Monday, 12 October 2015
Allowing Anger To Dispel Quietly
Do we ever get to the center of it all ? Today has been a day of consolidation, a day of much emotional charge. You can have these days where the only way through is to push like you've never pushed before. Today is one of those. September brought with it a massive hangover of the energetic kind. The whole month leading up to the end, was just intense. It was all about the full and deep integration of stuff that many of us had never felt before. There was a lot of doomsday bullshit floating around as well. To me those doomsdayers really don't understand whats going on. And expose themselves and their limited knowledge. They also make it harder for those who do know what is actually going on. They make the ones who truly know what is happening, look like idiots with the wonderful saying "Guilty by Association" Because the outside, asleep world loves a tin foil hat.

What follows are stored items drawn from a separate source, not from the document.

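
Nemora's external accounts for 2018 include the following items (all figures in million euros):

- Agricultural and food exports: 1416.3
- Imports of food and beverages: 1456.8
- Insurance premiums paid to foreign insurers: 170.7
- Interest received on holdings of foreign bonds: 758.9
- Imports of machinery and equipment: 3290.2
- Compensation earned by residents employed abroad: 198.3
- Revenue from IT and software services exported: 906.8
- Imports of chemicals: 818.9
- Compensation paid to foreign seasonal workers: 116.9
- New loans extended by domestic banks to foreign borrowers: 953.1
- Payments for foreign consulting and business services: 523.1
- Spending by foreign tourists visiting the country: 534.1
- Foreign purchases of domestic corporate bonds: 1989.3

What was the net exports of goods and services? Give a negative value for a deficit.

-3402.5

Goods: -3290.2 + 1416.3 - 1456.8 - 818.9 = -4149.6
Services: -523.1 + 534.1 + 906.8 - 170.7 = 747.1
Trade balance = -4149.6 + 747.1 = -3402.5
(Excluded from the trade balance — primary income: interest received on holdings of foreign bonds 758.9, compensation earned by residents employed abroad 198.3, compensation paid to foreign seasonal workers 116.9; financial account: new loans extended by domestic banks to foreign borrowers 953.1, foreign purchases of domestic corporate bonds 1989.3.)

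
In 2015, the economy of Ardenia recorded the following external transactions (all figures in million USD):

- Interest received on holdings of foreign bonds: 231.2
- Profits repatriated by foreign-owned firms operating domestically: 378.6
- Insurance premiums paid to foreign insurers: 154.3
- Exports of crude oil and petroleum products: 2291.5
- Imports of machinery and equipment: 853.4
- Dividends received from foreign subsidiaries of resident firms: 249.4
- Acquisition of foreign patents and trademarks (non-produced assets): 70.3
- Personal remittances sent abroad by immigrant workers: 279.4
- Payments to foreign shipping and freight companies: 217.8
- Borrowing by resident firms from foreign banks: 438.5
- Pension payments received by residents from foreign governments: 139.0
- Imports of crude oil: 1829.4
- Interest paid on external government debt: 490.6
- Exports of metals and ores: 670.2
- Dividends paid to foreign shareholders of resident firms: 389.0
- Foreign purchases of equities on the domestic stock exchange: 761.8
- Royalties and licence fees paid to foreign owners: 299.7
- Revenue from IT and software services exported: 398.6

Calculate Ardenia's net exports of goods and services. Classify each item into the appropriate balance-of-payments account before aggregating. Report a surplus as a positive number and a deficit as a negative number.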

So today is this dark and anger lead energy. It's like a purge from all the cosmic energy that attended and infiltrated the earth on the 28th. There are many of us out there who are completely aware as to what has occurred, and even we are struggling with the shift. This is completely acceptable. There was so much going on. Today for me has been filled with these ups and downs of anger and frustration. It's like a massive integration and also letting go of the toxicity we allow within ourselves. We let it build up which is completely ok. It's not easy to let out your anger within society today. If you are noticing anger all around you, you are no doubt holding onto some yourself. Anger is the harshest emotion, it is the hardest one to express because of our socialization. It's frowned upon to let it out and let go of. Pretty amusing really when you look at the state of projection the world over.

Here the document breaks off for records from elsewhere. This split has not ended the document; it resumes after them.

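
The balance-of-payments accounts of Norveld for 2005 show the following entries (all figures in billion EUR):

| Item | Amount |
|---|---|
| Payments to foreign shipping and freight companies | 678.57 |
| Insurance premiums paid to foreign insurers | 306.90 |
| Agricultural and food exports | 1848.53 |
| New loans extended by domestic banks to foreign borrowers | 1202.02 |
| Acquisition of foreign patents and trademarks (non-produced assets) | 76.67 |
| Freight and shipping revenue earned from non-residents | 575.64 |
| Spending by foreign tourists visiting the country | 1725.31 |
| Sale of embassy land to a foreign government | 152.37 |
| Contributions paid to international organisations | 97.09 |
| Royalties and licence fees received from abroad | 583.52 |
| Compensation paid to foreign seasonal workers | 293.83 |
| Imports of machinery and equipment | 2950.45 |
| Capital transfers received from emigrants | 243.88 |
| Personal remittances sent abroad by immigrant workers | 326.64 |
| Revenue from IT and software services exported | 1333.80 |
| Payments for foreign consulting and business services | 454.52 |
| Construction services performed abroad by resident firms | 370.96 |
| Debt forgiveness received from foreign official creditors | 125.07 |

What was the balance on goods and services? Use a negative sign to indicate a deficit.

Goods: -2950.45 + 1848.53 = -1101.92
Services: 583.52 + 370.96 - 306.90 + 575.64 - 678.57 + 1333.80 - 454.52 + 1725.31 = 3149.24
Trade balance = -1101.92 + 3149.24 = 2047.32
(Excluded from the trade balance — financial account: new loans extended by domestic banks to foreign borrowers 1202.02; capital account: acquisition of foreign patents and trademarks (non-produced assets) 76.67, sale of embassy land to a foreign government 152.37, capital transfers received from emigrants 243.88, debt forgiveness received from foreign official creditors 125.07; secondary income: contributions paid to international organisations 97.09, personal remittances sent abroad by immigrant workers 326.64; primary income: compensation paid to foreign seasonal workers 293.83.)

2047.32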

I don't let the internal anger within me get to far down the track. It builds up, you all know what I'm talking about. But the non release of it manifests in such dark areas and we see the overflow daily. Imagine being able to let yours out without a barrier. I can imagine that, because I do. I just finished hanging the clothes out on the line on my own, but it was no ordinary hang out. I snapped pegs, stretched sox, and pushed those pegs onto the clothes until they snapped. And now, I can write very calmly on my blog, because the anger is gone. It won't be the last time either. When they're dry I'll probably throw the pegs into the peg basket so hard that they will break too. And instead of folding the clothes, I'll stuff them into the basket. The best way to let your anger out, is by yourself, every time. For now I'm relaxed, and don't need any further release......Until they're dry, and this is when I know it's expressed, not held in to be projected onto others. Pretty simple really.